Addressing Hopster’s mix of educational interactive games and apps and entertainment programming, Walters said he believed the service should ideally have a mix of “half video and half everything else”, with more games and other interactive content to come.
He said Hopster would develop more original content, building on its development of original games content, said Walters, and added that it is looking at doing more shorter-form video and developing more local content over the next 12 months.
“We will get behind projects that we think will deliver what we are all about,” he said. “For a platform like us it is not about being the next 20% financer of something like Thomas and Friends. What we want is short form content that really fits our curriculum and drives that unique point of difference.”
In relation to localisation, Walters said that pre-school content is “quite global” with titles that “travel very well”. He said his company tries to be locally relevant for example by bringing Content TV for nursery rhymes and bringing content from Millimages. The service is also localised in Iceland in partnership with Vodafone.
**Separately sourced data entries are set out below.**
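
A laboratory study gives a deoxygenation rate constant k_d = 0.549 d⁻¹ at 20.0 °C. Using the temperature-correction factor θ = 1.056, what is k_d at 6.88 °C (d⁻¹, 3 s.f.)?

k_d ≈ 0.269 d⁻¹

k_d(T₂) = k_d(T₁) · θ^(T₂−T₁) = 0.549 × 1.056^(6.88−20.0)
= 0.549 × 1.056^-13.1 = 0.549 × 0.4892 = 0.2686 d⁻¹.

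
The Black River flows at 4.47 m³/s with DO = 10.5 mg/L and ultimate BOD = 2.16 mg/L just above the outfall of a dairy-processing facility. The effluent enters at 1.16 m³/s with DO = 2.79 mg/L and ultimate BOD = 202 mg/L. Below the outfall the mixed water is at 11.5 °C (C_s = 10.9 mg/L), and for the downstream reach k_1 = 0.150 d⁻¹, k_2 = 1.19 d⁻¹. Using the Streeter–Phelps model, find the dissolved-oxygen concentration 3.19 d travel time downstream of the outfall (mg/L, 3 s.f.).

Mixed DO = (4.47×10.5 + 1.16×2.79)/(4.47+1.16) = 50.17/5.630 = 8.911 mg/L.
Mixed L₀ = (4.47×2.16 + 1.16×202)/(5.630) = 244.0/5.630 = 43.33 mg/L.
Initial deficit D₀ = C_s − DO₀ = 10.9 − 8.911 = 1.989 mg/L.
D(3.19) = [0.150×43.33/(1.19−0.150)](e^(−0.150×3.19) − e^(−1.19×3.19)) + 1.989 e^(−1.19×3.19)
= 6.250 × (0.6197 − 0.02246) + 1.989 × 0.02246 = 3.778 mg/L.
DO = 10.9 − 3.778 = 7.122 mg/L.

DO ≈ 7.12 mg/L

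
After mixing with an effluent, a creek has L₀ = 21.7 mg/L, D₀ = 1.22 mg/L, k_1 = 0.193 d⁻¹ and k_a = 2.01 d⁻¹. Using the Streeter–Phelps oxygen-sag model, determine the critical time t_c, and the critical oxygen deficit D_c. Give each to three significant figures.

t_c ≈ 0.875 d; D_c ≈ 1.76 mg/L

With k_a/k_1 = 10.41 and 1 − D₀(k_a−k_1)/(k_1 L₀) = 0.4707,
t_c = ln(10.41 × 0.4707) / (2.01 − 0.193) = ln(4.902) / 1.817 = 1.590/1.817 = 0.8749 d.
L(t_c) = L₀ e^(−k_1 t_c) = 21.7 × 0.8446 = 18.33 mg/L, and at the critical point k_a D_c = k_1 L, so D_c = (0.193/2.01) × 18.33 = 1.760 mg/L.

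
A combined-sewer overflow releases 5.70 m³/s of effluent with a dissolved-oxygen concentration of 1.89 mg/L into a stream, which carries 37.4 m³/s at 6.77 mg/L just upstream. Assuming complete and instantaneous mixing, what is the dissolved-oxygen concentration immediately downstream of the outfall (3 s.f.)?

6.12 mg/L

Flow-weighted mixing: C = (Q_r C_r + Q_w C_w)/(Q_r + Q_w)
= (37.4×6.77 + 5.70×1.89)/(37.4 + 5.70) = 264.0/43.10 = 6.125 mg/L.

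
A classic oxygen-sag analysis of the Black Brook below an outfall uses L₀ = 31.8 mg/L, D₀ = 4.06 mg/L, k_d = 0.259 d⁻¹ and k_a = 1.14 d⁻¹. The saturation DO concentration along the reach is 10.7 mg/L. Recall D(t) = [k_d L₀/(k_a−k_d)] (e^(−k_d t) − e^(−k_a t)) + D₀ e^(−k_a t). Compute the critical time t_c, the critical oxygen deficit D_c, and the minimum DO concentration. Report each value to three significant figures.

t_c ≈ 1.04 d; D_c ≈ 5.53 mg/L; min DO ≈ 5.17 mg/L

t_c = [1/(k_a−k_d)] ln[(k_a/k_d)(1 − D₀(k_a−k_d)/(k_d L₀))]
= [1/(1.14−0.259)] ln[(1.14/0.259)(1 − 4.06×0.8810/(0.259×31.8))]
= (1/0.8810) ln[4.402 × 0.5657] = 1.135 × ln(2.490) = 1.135 × 0.9123 = 1.036 d.
L(t_c) = L₀ e^(−k_d t_c) = 31.8 × 0.7648 = 24.32 mg/L, and at the critical point k_a D_c = k_d L, so D_c = (0.259/1.14) × 24.32 = 5.525 mg/L.
Minimum DO = C_s − D_c = 10.7 − 5.525 = 5.175 mg/L.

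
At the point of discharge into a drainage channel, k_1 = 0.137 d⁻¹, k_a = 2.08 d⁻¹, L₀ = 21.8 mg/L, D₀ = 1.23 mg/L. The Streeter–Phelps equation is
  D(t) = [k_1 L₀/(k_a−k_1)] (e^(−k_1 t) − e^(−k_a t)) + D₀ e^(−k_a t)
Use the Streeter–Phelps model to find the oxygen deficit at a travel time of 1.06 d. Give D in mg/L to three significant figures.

k_1 L₀/(k_a−k_1) = 0.137×21.8/(2.08−0.137) = 2.987/1.943 = 1.537 mg/L.
e^(−k_1 t) = e^(−0.137×1.060) = 0.8648; e^(−k_a t) = e^(−2.08×1.060) = 0.1103.
D = 1.537 × (0.8648 − 0.1103) + 1.23 × 0.1103 = 1.160 + 0.1356 = 1.295 mg/L.

D ≈ 1.30 mg/L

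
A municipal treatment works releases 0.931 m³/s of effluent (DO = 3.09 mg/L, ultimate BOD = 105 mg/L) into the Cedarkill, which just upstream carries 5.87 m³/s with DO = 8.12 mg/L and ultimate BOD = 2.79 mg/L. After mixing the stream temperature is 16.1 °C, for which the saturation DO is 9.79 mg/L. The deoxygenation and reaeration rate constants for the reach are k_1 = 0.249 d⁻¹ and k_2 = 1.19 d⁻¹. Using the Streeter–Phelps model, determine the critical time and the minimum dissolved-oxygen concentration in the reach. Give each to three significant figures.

Mixed DO = (5.87×8.12 + 0.931×3.09)/(5.87+0.931) = 50.54/6.801 = 7.431 mg/L.
Mixed L₀ = (5.87×2.79 + 0.931×105)/(6.801) = 114.1/6.801 = 16.78 mg/L.
Initial deficit D₀ = C_s − DO₀ = 9.79 − 7.431 = 2.359 mg/L.
t_c = (1/0.9410) ln[(1.19/0.249)(1 − 2.359×0.9410/(0.249×16.78))] = 1.063 × ln(2.241) = 0.8574 d.
D_c = (0.249/1.19) × 16.78 × e^(−0.249×0.8574) = 0.2092 × 16.78 × 0.8078 = 2.836 mg/L.
Minimum DO = 9.79 − 2.836 = 6.954 mg/L.

t_c ≈ 0.857 d; minimum DO ≈ 6.95 mg/L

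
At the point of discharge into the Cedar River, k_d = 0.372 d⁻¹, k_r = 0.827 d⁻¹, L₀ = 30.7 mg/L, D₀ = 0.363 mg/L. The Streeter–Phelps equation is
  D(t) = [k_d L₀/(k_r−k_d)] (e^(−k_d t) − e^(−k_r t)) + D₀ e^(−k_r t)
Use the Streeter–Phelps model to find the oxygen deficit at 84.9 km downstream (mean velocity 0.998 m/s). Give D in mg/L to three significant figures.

Travel time t = x/v = 84.9 km / (0.998 m/s) = 84900 m / 0.998 m/s = 85070 s = 0.9846 d.
k_d L₀/(k_r−k_d) = 0.372×30.7/(0.827−0.372) = 11.42/0.4550 = 25.10 mg/L.
e^(−k_d t) = e^(−0.372×0.9846) = 0.6933; e^(−k_r t) = e^(−0.827×0.9846) = 0.4430.
D = 25.10 × (0.6933 − 0.4430) + 0.363 × 0.4430 = 6.284 + 0.1608 = 6.445 mg/L.

D ≈ 6.44 mg/L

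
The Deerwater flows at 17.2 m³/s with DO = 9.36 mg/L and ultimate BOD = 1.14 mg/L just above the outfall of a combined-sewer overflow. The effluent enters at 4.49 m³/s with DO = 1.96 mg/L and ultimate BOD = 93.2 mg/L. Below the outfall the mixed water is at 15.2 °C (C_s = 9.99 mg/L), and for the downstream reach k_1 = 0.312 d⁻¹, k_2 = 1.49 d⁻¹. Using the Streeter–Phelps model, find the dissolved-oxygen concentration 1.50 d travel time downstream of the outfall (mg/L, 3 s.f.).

Mixed DO = (17.2×9.36 + 4.49×1.96)/(17.2+4.49) = 169.8/21.69 = 7.828 mg/L.
Mixed L₀ = (17.2×1.14 + 4.49×93.2)/(21.69) = 438.1/21.69 = 20.20 mg/L.
Initial deficit D₀ = C_s − DO₀ = 9.99 − 7.828 = 2.162 mg/L.
D(1.50) = [0.312×20.20/(1.49−0.312)](e^(−0.312×1.50) − e^(−1.49×1.50)) + 2.162 e^(−1.49×1.50)
= 5.349 × (0.6263 − 0.1070) + 2.162 × 0.1070 = 3.009 mg/L.
DO = 9.99 − 3.009 = 6.981 mg/L.

DO ≈ 6.98 mg/L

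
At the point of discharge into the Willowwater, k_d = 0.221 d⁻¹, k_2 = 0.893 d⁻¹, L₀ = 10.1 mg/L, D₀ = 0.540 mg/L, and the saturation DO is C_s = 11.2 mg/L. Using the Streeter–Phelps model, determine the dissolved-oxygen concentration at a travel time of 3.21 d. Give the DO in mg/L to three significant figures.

DO ≈ 9.72 mg/L

k_d L₀/(k_2−k_d) = 0.221×10.1/(0.893−0.221) = 2.232/0.6720 = 3.322 mg/L.
e^(−k_d t) = e^(−0.221×3.210) = 0.4919; e^(−k_2 t) = e^(−0.893×3.210) = 0.05690.
D = 3.322 × (0.4919 − 0.05690) + 0.540 × 0.05690 = 1.445 + 0.03072 = 1.476 mg/L.
DO = C_s − D = 11.2 − 1.476 = 9.724 mg/L.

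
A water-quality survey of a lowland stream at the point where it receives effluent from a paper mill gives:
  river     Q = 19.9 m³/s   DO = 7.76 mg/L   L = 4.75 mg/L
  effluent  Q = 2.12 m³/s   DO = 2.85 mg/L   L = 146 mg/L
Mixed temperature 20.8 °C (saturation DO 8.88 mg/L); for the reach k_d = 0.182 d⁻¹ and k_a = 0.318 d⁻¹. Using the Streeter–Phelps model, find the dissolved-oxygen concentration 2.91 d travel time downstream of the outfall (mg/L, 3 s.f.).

Mixed DO = (19.9×7.76 + 2.12×2.85)/(19.9+2.12) = 160.5/22.02 = 7.287 mg/L.
Mixed L₀ = (19.9×4.75 + 2.12×146)/(22.02) = 404.0/22.02 = 18.35 mg/L.
Initial deficit D₀ = C_s − DO₀ = 8.88 − 7.287 = 1.593 mg/L.
D(2.91) = [0.182×18.35/(0.318−0.182)](e^(−0.182×2.91) − e^(−0.318×2.91)) + 1.593 e^(−0.318×2.91)
= 24.56 × (0.5888 − 0.3964) + 1.593 × 0.3964 = 5.357 mg/L.
DO = 8.88 − 5.357 = 3.523 mg/L.

DO ≈ 3.52 mg/L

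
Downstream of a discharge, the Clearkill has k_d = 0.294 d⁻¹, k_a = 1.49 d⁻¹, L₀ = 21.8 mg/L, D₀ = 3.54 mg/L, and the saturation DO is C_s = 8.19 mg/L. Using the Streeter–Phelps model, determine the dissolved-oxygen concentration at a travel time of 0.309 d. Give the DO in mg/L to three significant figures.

DO ≈ 4.44 mg/L

k_d L₀/(k_a−k_d) = 0.294×21.8/(1.49−0.294) = 6.409/1.196 = 5.359 mg/L.
e^(−k_d t) = e^(−0.294×0.3090) = 0.9132; e^(−k_a t) = e^(−1.49×0.3090) = 0.6310.
D = 5.359 × (0.9132 − 0.6310) + 3.54 × 0.6310 = 1.512 + 2.234 = 3.746 mg/L.
DO = C_s − D = 8.19 − 3.746 = 4.444 mg/L.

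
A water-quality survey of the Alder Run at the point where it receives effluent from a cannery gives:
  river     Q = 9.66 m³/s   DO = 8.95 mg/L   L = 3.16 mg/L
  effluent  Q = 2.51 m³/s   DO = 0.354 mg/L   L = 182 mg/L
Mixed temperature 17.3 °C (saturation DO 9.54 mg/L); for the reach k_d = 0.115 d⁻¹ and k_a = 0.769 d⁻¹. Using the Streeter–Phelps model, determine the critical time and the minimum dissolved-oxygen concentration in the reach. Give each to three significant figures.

t_c ≈ 2.28 d; minimum DO ≈ 4.93 mg/L

Mixed DO = (9.66×8.95 + 2.51×0.354)/(9.66+2.51) = 87.35/12.17 = 7.177 mg/L.
Mixed L₀ = (9.66×3.16 + 2.51×182)/(12.17) = 487.3/12.17 = 40.04 mg/L.
Initial deficit D₀ = C_s − DO₀ = 9.54 − 7.177 = 2.363 mg/L.
t_c = (1/0.6540) ln[(0.769/0.115)(1 − 2.363×0.6540/(0.115×40.04))] = 1.529 × ln(4.443) = 2.280 d.
D_c = (0.115/0.769) × 40.04 × e^(−0.115×2.280) = 0.1495 × 40.04 × 0.7693 = 4.607 mg/L.
Minimum DO = 9.54 − 4.607 = 4.933 mg/L.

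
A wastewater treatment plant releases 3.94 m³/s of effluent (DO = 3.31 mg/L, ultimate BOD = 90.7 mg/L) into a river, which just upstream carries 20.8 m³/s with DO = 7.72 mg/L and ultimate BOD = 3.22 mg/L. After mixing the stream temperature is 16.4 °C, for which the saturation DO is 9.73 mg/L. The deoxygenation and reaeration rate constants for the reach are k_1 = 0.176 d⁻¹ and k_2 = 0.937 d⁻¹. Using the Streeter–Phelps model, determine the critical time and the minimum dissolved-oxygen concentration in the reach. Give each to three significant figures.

t_c ≈ 0.685 d; minimum DO ≈ 6.87 mg/L

Mixed DO = (20.8×7.72 + 3.94×3.31)/(20.8+3.94) = 173.6/24.74 = 7.018 mg/L.
Mixed L₀ = (20.8×3.22 + 3.94×90.7)/(24.74) = 424.3/24.74 = 17.15 mg/L.
Initial deficit D₀ = C_s − DO₀ = 9.73 − 7.018 = 2.712 mg/L.
t_c = (1/0.7610) ln[(0.937/0.176)(1 − 2.712×0.7610/(0.176×17.15))] = 1.314 × ln(1.684) = 0.6845 d.
D_c = (0.176/0.937) × 17.15 × e^(−0.176×0.6845) = 0.1878 × 17.15 × 0.8865 = 2.856 mg/L.
Minimum DO = 9.73 − 2.856 = 6.874 mg/L.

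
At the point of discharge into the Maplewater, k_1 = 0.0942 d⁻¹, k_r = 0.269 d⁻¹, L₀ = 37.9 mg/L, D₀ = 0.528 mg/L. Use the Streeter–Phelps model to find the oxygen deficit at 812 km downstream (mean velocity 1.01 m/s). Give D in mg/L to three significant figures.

D ≈ 6.87 mg/L

Travel time t = x/v = 812 km / (1.01 m/s) = 812000 m / 1.01 m/s = 804000 s = 9.305 d.
k_1 L₀/(k_r−k_1) = 0.0942×37.9/(0.269−0.0942) = 3.570/0.1748 = 20.42 mg/L.
e^(−k_1 t) = e^(−0.0942×9.305) = 0.4162; e^(−k_r t) = e^(−0.269×9.305) = 0.08183.
D = 20.42 × (0.4162 − 0.08183) + 0.528 × 0.08183 = 6.830 + 0.04321 = 6.873 mg/L.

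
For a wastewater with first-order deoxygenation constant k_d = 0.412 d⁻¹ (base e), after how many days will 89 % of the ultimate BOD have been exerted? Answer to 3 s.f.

t ≈ 5.36 d

y/L₀ = 1 − e^(−k_d t) = 0.89 ⇒ e^(−k_d t) = 0.110
t = −ln(0.110) / 0.412 = 2.207 / 0.412 = 5.357 d.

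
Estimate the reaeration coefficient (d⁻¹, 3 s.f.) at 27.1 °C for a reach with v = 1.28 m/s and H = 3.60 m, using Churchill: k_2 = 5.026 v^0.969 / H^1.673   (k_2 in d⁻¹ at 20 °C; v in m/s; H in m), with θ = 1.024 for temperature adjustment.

k_2 ≈ 0.886 d⁻¹

k_2(20) = 5.026 × 1.28^0.969 / 3.60^1.673 = 5.026 × 1.270 / 8.525 = 0.7489 d⁻¹.
k_2(27.1) = 0.7489 × 1.024^(27.1−20) = 0.7489 × 1.183 = 0.8862 d⁻¹.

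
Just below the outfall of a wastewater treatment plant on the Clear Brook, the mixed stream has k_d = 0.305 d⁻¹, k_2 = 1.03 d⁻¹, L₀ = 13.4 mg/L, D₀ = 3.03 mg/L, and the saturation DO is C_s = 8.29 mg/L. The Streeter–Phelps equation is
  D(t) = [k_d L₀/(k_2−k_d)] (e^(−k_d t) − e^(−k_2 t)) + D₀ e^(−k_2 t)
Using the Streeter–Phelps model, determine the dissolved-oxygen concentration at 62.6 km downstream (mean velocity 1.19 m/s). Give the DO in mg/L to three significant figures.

Travel time t = x/v = 62.6 km / (1.19 m/s) = 62600 m / 1.19 m/s = 52610 s = 0.6089 d.
k_d L₀/(k_2−k_d) = 0.305×13.4/(1.03−0.305) = 4.087/0.7250 = 5.637 mg/L.
e^(−k_d t) = e^(−0.305×0.6089) = 0.8305; e^(−k_2 t) = e^(−1.03×0.6089) = 0.5341.
D = 5.637 × (0.8305 − 0.5341) + 3.03 × 0.5341 = 1.671 + 1.618 = 3.289 mg/L.
DO = C_s − D = 8.29 − 3.289 = 5.001 mg/L.

DO ≈ 5.00 mg/L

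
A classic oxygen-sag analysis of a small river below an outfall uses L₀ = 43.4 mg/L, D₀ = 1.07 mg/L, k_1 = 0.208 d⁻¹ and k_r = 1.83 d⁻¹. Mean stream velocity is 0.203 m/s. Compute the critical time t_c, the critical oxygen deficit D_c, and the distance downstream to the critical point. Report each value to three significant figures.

At the critical point dD/dt = 0, so k_1 L₀ e^(−k_1 t) = k_r D. Substituting D(t) from the Streeter–Phelps equation and solving for t gives
t_c = ln[(k_r/k_1)(1 − D₀(k_r−k_1)/(k_1 L₀))] / (k_r−k_1).
Here k_r−k_1 = 1.622 d⁻¹ and 1 − D₀(k_r−k_1)/(k_1 L₀) = 1 − 1.07×1.622/(0.208×43.4) = 0.8077, so
t_c = ln(8.798 × 0.8077) / 1.622 = 1.961 / 1.622 = 1.209 d.
D_c = (k_1/k_r) L₀ e^(−k_1 t_c) = (0.208/1.83) × 43.4 × e^(−0.208×1.209) = 0.1137 × 43.4 × 0.7777 = 3.836 mg/L.
x_c = v t_c = 0.203 m/s × 1.209 d × 86400 s/d = 21210 m ≈ 21.2 km.

t_c ≈ 1.21 d; D_c ≈ 3.84 mg/L; x_c ≈ 21.2 km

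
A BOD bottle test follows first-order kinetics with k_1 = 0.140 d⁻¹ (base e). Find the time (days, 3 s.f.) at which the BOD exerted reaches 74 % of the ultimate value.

y/L₀ = 1 − e^(−k_1 t) = 0.74 ⇒ e^(−k_1 t) = 0.260
t = −ln(0.260) / 0.140 = 1.347 / 0.140 = 9.622 d.

t ≈ 9.62 d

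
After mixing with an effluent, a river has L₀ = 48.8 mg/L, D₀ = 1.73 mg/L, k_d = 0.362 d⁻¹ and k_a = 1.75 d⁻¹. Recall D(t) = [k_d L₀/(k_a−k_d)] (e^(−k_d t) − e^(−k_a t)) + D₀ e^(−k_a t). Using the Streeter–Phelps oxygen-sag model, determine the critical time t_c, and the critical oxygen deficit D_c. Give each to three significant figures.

t_c ≈ 1.03 d; D_c ≈ 6.95 mg/L

At the critical point dD/dt = 0, so k_d L₀ e^(−k_d t) = k_a D. Substituting D(t) from the Streeter–Phelps equation and solving for t gives
t_c = ln[(k_a/k_d)(1 − D₀(k_a−k_d)/(k_d L₀))] / (k_a−k_d).
Here k_a−k_d = 1.388 d⁻¹ and 1 − D₀(k_a−k_d)/(k_d L₀) = 1 − 1.73×1.388/(0.362×48.8) = 0.8641, so
t_c = ln(4.834 × 0.8641) / 1.388 = 1.430 / 1.388 = 1.030 d.
L(t_c) = L₀ e^(−k_d t_c) = 48.8 × 0.6888 = 33.61 mg/L, and at the critical point k_a D_c = k_d L, so D_c = (0.362/1.75) × 33.61 = 6.953 mg/L.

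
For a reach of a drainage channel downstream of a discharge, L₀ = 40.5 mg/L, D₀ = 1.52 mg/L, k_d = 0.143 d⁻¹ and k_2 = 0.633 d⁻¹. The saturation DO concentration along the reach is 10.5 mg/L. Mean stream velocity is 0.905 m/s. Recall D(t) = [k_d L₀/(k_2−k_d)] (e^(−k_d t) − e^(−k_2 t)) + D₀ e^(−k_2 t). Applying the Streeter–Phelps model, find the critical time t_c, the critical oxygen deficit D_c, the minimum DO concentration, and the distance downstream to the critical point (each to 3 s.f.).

t_c ≈ 2.76 d; D_c ≈ 6.17 mg/L; min DO ≈ 4.33 mg/L; x_c ≈ 215 km

At the critical point dD/dt = 0, so k_d L₀ e^(−k_d t) = k_2 D. Substituting D(t) from the Streeter–Phelps equation and solving for t gives
t_c = ln[(k_2/k_d)(1 − D₀(k_2−k_d)/(k_d L₀))] / (k_2−k_d).
Here k_2−k_d = 0.4900 d⁻¹ and 1 − D₀(k_2−k_d)/(k_d L₀) = 1 − 1.52×0.4900/(0.143×40.5) = 0.8714, so
t_c = ln(4.427 × 0.8714) / 0.4900 = 1.350 / 0.4900 = 2.755 d.
D_c = (k_d/k_2) L₀ e^(−k_d t_c) = (0.143/0.633) × 40.5 × e^(−0.143×2.755) = 0.2259 × 40.5 × 0.6744 = 6.170 mg/L.
Minimum DO = C_s − D_c = 10.5 − 6.170 = 4.330 mg/L.
x_c = v t_c = 0.905 m/s × 2.755 d × 86400 s/d = 215400 m ≈ 215 km.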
Walters said that business-to-business and direct-to-consumer are “not completely separate things”. Addressing Hopster’s distribution model, Walters said there is a “spectrum” between “completely managing the user experience” and “doing a fully bundled deal” with “lots of staging posts.”
He cited the example of Hopster’s relationship with Apple as an intermediate model, where Apple takes payment through in-app billing but Hopster still retains a significant amount of control over the customer.
“You want to pick the model that is best for your partner and best for the market,” he said.
On the question of which devices it made sense to be on, Walters said that Hopster “really wants to be on big platforms that reach as many people as possible” like Apple and Roku. “We want it to be easy for subscribers to find us. It is better if they are not bouncing back and forth between the TV and a website for example.”
Devices capable of supporting the level of interactivity that Hopster wants to offer is also important, he said.